Ирина Адамовна смеялась:

– Я старая учительница, Валя. Я сама всю жизнь учила тому, что бога нет. Разве я говорю – бог? Я говорю, что у меня теперь такое состояние, когда ничего, кроме молитвы, не помогает.

Валентина отоваривала в магазине карточки Ирины Адамовны, приносила продукты, просила соседку присматривать за Ириной Адамовной и бежала домой. И раньше Валентина дома часто садилась обедать сама, не ждала, пока все соберутся или пока Женя придет с работы. А когда он приходил, не торопилась звать его к столу: «Голоден – сам скажет». Так что Антонина Николаевна не выдерживала: «Женя, иди обедай». Теперь за столом вообще встречались редко. Только Антонина Николаевна подавала и Ефиму, и Жене, и Валентине и сама с ними присаживалась за стол. Сидела чуть в стороне, положив руки на колени, ждала, когда надо будет подать или убрать тарелку. Все силы, всю изобретательность и она и Ефим вкладывали в то, чтобы тянуть семью. Всё это уже было в жизни Антонины Николаевны и не застало ее врасплох. Мешочки с крупой, вермишелью, домашней лапшой, солью у нее всегда хранились про запас. Продуктов этих было не так-то уж много, но все же это был запас, который Антонина Николаевна всячески старалась сохранить.

* * *

День, в который невозможно было поверить, все-таки наступил.

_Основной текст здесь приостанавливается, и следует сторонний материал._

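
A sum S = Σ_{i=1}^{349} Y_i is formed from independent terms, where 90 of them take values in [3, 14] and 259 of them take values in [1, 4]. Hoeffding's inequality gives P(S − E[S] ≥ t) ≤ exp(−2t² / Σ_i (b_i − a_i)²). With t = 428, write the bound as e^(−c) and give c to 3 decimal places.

Σ(b_i − a_i)² = 90·11² + 259·3² = 13221.
c = 2t² / 13221 = 2·428² / 13221 = 27.7111.

27.711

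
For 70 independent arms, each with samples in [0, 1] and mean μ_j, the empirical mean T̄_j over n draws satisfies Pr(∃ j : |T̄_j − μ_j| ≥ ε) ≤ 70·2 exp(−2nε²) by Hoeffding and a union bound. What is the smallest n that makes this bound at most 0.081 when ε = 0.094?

Need 2·70·exp(−2nε²) ≤ 0.081, i.e. exp(−2nε²) ≤ 0.081/140.
So 2nε² ≥ ln(140/0.081) = 7.454949.
Hence n ≥ 7.454949/(2·0.094²) = 421.851.
The smallest integer n is 422.

422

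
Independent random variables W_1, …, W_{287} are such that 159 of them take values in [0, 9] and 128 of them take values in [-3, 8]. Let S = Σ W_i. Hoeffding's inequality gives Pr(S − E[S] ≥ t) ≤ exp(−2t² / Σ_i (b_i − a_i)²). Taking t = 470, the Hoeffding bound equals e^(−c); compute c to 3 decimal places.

Σ(b_i − a_i)² = 159·9² + 128·11² = 28367.
c = 2t² / 28367 = 2·470² / 28367 = 15.5744.

15.574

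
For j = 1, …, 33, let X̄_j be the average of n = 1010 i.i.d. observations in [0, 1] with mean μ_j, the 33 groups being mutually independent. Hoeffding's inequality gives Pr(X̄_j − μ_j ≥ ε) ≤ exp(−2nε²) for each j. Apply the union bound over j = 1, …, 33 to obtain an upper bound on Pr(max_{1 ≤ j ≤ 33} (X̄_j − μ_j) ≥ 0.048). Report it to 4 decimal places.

Per-experiment Hoeffding bound: exp(−2·1010·0.048²) = exp(−4.65408) = 0.0095227.
Union bound over 33 events: 33·0.0095227 = 0.31425.

0.3142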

Как будто все пришло в первобытное состояние. Между всеми предметами на заводе разом порвались жизненные связи. Куча песка стала просто кучей песка, глина – просто глиной. Раньше все это было основой для формовочной массы. Снег запорошил и глину и песок. Было видно, что много дней никто к ним не прикасался. И во всем появилась неподвижность. Воздух прочистился, мороз убил запахи, и только цвет глины и песка как будто прояснился. Песок и глина были отборными, и цвет у них был яркий, он светил сквозь тонкий покров снега.

На крыше механического цеха появились люди. Срывали толь, железо, доски со стропил. Доски сбрасывали вниз. Тонкие, длинные, высохшие, они со стеклянным звуком лопались, ударившись об асфальт. Из десяти сброшенных едва ли одна могла еще пойти в дело. Людям на крыше было ветрено и скользко. Работали они на самом краю – отрывали доску, на которой только что стояли. Даже если они старались бросать аккуратно, доски все равно бились. Однако в движениях людей уже появилась какая-то злая лихость.

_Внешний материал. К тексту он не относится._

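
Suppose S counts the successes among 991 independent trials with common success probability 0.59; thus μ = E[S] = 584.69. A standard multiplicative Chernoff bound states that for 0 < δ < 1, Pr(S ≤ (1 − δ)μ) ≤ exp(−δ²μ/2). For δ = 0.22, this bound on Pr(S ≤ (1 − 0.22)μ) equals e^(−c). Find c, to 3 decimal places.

c = δ²μ/2 = 0.22²·584.69/2 = 14.1495.

14.149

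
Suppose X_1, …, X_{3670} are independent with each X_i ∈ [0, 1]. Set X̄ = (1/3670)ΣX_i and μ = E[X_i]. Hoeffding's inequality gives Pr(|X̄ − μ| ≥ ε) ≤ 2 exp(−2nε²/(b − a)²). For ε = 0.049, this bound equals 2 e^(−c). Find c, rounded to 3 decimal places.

17.623

c = 2nε²/(b − a)² = 2·3670·0.049² / 1² = 17.6233.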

Рушилось нечто такое, что само по себе, не задевая окружающего, разрушиться не может.

Должно быть, человеческая фантазия имеет свои пределы. Разрушенный, разваленный огромный завод был за ее пределами. Завод этот строился с помощью большинства работавших на нем людей. Многие помнили пустырь, на котором стояли сейчас цехи. Но фантазия обратного хода не имеет, обратного действия, что ли. Представить себе пустырь уже было невозможно. Пустырь давно перестал быть реальностью. Реальностью был огромный завод. Пятнадцать лет строительства, работы, жизни, которая складывается из выходов на работу, обеденных перерывов, собраний, получений зарплаты, волнений по поводу этой зарплаты, по поводу квартиры, по поводу бог знает чего. Вся жизнь у многих прошла здесь – вся, без остатка. Для кого хороший, для кого плохой, для кого ни хороший, ни плохой – обыкновенный завод простоял здесь пятнадцать лет.

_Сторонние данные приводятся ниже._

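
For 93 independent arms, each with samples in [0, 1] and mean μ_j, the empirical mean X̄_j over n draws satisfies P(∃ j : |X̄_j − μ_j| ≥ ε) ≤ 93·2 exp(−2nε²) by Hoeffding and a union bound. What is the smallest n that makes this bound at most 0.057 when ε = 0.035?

3303

Need 2·93·exp(−2nε²) ≤ 0.057, i.e. exp(−2nε²) ≤ 0.057/186.
So 2nε² ≥ ln(186/0.057) = 8.090451.
Hence n ≥ 8.090451/(2·0.035²) = 3302.225.
The smallest integer n is 3303.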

Он связывал людей, которые и не думали, что они связаны, и вот теперь его разрушали. И это была великая жалость, а для кого-то и странное, мерзкое веселье. Вернее, жалость, осложненная каким-то злым, лихим чувством. Ломались ведь не только стены – ломался уклад, ломалась жизнь, монотонность, ломались будни. То, что надвигалось, было неизмеримо хуже уходящих будней. Но где-то между будущим страхом и прошлой монотонностью зияла странная пропасть. Уходили те, кто так долго утверждал и строил – утверждал свой порядок и строил завод. Уходили хозяева, и это рождало какую-то отчаянную мысль. Она возникала только на мгновение, потому что вслед за ней тотчас следовал трезвый и холодный страх. Не просто страх – ужас. То, что еще до появления своего вызывало такие ужасные разрушения, само по себе должно было быть еще ужаснее. Это чувствовали все. И все-таки в самой этой ломке, в исчезновении порядка, в перерыве монотонности была скрыта возможность для какой-то лихости. Кто больше, кто меньше – люди были отравлены ею.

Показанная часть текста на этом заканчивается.